Saggi. Basaglia e quelle storie da manicomio criminale
Particolare della copertina del volume "Intravisti" di Jacopo Santambrogio
Fausto racconta di essere stato in coma farmacologico, per essere curato. «Sembra faccia ridere, ma mi sono addormentato che ero 68 chili e mi sono svegliato che ero 106». In una delle sue poesie scrive: «Ora, dopo cinque passi, lascio lo stupore e i trofei al Dio che mi ha creato e non mi ha colto». È uno dei 18 pazienti intervistati dallo psichiatra Jacopo Santambrogio negli Ospedali psichiatrici giudiziari, i cosiddetti "manicomi criminali" aboliti dal 31 marzo 2015 (ma l’ultimo ha chiuso definitivamente i battenti tre anni fa). Strutture avversate da Franco Basaglia, di cui oggi ricorre il 40° della morte, promotore della legge 180 per una presa in carico dei pazienti psichiatrici autori di reato da parte di personale sanitario specializzato, non dalla polizia penitenziaria.

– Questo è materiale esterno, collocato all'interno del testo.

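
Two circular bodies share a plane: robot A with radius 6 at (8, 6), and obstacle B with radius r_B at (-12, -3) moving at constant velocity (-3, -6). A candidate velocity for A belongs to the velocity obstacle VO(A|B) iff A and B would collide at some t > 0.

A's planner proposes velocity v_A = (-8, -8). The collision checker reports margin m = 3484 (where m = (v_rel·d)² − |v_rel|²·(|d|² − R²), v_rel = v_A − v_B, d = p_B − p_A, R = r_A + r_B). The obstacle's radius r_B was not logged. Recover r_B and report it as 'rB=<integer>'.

m = 3484
d = (-20, -9);  v_rel = (-5, -2),  |v_rel|² = 29
v_rel×d = (-5)·(-9) − (-2)·(-20) = 5
since m = R²·29 − 5²:  R² = (25 + 3484) / 29 = 121
R = √121 = 11  ⇒  r_B = 11 − 6 = 5

rB=5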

Dei volti di chi ha vissuto la realtà drammatica degli Opg racconta Santambrogio nel volume Gli intravisti, edito da Mimesis (pp. 294, euro 20), mix fra saggio e reportage con le prefazioni di Eugenio Borgna e Massimo Clerici, impreziosito dagli scatti della fotogiornalista Caterina Clerici e dedicato «a chi soffre di una malattia mentale, perché c’è sempre una speranza».
Non è scontato né retorico evocare la speranza «non di una guarigione, spesso non possibile, ma di qualche miglioramento e in alcuni casi di un’autonomia ritrovata», fa notare l’autore, dando voce a persone emarginate a cui viene restituito il nome proprio che potrebbe essere quello di chiunque: Matteo, Luigi, Virginio, Francesco e altri accettano di esporsi, senza mediazioni narrative.

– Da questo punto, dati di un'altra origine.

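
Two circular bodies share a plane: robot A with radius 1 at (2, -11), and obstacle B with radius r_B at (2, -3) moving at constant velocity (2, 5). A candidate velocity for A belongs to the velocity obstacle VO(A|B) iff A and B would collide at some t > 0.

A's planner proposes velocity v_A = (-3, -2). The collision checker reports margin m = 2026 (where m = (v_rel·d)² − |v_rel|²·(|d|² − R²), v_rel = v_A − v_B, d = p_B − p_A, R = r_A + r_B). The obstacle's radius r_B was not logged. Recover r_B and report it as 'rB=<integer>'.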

A emergere non sono «elementi scandalistici» legati ai reati commessi, ma «storie di drammi personali e familiari, di episodi che avevano alterato equilibri sociali fino a gesti estremi e violenti quali l’omicidio». Ed è anzitutto il titolo a squarciare il velo sugli "scarti" nascosti allo sguardo altrui perché problematici, imprevedibili. «Il mandato custodialistico, ovvero di separazione e allontanamento dei soggetti pericolosi dalla società, è sempre presente nei luoghi psichiatrici e, per questo, queste persone rimangono ai più misteriose», puntualizza l’autore.

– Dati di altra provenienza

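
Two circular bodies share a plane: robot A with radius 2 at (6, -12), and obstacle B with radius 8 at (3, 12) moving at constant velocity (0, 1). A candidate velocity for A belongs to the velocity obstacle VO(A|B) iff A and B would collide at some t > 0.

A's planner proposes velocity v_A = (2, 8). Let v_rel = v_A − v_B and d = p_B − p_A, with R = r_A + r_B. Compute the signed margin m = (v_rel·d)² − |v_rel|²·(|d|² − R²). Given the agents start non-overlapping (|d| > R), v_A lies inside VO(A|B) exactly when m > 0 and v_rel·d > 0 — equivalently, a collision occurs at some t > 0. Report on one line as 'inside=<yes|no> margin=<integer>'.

d = (-3, 24),  |d|² = 585;  R = 2+8 = 10,  c = 585−10² = 485
v_rel = (2, 7),  |v_rel|² = 53;  v_rel·d = (2)·(-3) + (7)·(24) = 162
53·t² − 324·t + 485 = 0  ⇒  m = 162² − 53·485 = 539
m = 539 > 0,  v_rel·d = 162 > 0  ⇒  inside

inside=yes margin=539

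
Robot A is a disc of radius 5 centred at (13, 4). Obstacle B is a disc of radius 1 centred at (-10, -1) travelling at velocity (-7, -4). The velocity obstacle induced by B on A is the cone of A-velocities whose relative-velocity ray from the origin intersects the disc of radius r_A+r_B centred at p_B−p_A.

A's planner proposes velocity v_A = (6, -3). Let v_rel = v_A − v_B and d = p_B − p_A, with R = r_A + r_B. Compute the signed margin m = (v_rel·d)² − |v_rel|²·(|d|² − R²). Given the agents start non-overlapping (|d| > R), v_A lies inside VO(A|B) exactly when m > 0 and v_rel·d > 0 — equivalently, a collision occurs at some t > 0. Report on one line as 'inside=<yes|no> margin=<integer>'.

d = (-23, -5),  |d|² = 554;  R = 5+1 = 6,  c = 554−6² = 518
v_rel = (13, 1),  |v_rel|² = 170;  v_rel·d = (13)·(-23) + (1)·(-5) = -304
170·t² + 608·t + 518 = 0  ⇒  m = (-304)² − 170·518 = 4356
m = 4356 > 0,  v_rel·d = -304 < 0  ⇒  outside

inside=no margin=4356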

Questione che non riguarda solo gli addetti ai lavori, ma l’approccio generale al diverso, quella «logica dell’esclusione» che persiste anche nei confronti di persone autistiche e disabili intellettive gravi, con cui Santambrogio lavora al Presidio Corberi di Limbiate, mentre si occupa di riabilitazione psichiatrica alla Fondazione Adele Bonolis onlus di Vedano al Lambro (Monza e Brianza). Nel gennaio 2012, ancora studente, decise di fare un viaggio sulle orme di Franco Basaglia a partire da Trieste, visitando poi gli Opg che avrebbero chiuso i battenti. Gradualmente ha preso forma «un saggio che, a partire da quelle vite, offre riflessioni sul disturbo, il disagio e l’inserimento di pazienti complessi nelle nuove strutture di cura», le Residenze per l’esecuzione delle misure di sicurezza (Rems).
Inoltre dalle testimonianze emerge che nel baratro della malattia mentale si finisce molto spesso per l’uso di sostanze stupefacenti, e purtroppo i danni cerebrali sono irreversibili. Il binomio droghe-psicopatologia, quindi, «è tutt’altro che raro», ribadisce lo psichiatra, consapevole che i farmaci potranno soltanto lenire i disturbi «e stabilizzare l’impulsività, ma non portare alla guarigione. Però l’obiettivo è la guarigione sociale». In cui non entrano in gioco solo le famiglie dei pazienti, ma l’intera comunità.